Celiac Supplies store sign (BarrettFox/Reddit)

A gluten-free, wheat-free store in Australia has come under fire for charging customers A$5 (£3.50) just for looking at products on display.

Celiac Supplies in Brisbane complained that it had too many people going into the store to find out which products were gluten and wheat-free and then going to buy them elsewhere.

A poster has been put up in the store's window that informs customers of the charge and explains the reasons for it.

Reddit user BarrettFox uploaded the image of the sign saying: "When they open tomorrow I'm going to see how many times I can walk in and out without paying the toll."

The store owner, known only as Georgina, said that 60 people went into the shop every week, asked her questions about her products, then went somewhere else to buy them.

"I've had a gutful of working and not getting paid. I'm not here to dispense a charity service for Coles and Woolworths to make more money," she said.
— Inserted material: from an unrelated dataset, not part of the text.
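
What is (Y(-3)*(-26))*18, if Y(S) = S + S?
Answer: 2808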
"I can tell straight away who are the ratbags who are going to come in here and pick my brain and disappear.''

She said some people had been put off by the sign but others had paid the browsing charge. She claimed her prices matched many supermarkets.

The $5 is charged initially then deducted from the bill if goods are purchased in the shop. "This policy is in line with many other clothing, shoe and electronic stores who are also facing the same issue," the sign reads.

Russell Zimmerman, executive director of the Australian Retailers Association, said that while he had heard of clothing stores charging customers to try on clothes, he had never known a shop to charge a browsing fee.

"If I walked into the store and was told I was going to be charged to browse my immediate reaction would be to leave,'' he said.

"You are missing the opportunity for the browsing customer to actually buy from you.''

He suggested Georgina would more likely put people off visiting her shop. Smaller stores should emphasise their unique selling point and offer good customer service to entice more business, he suggested.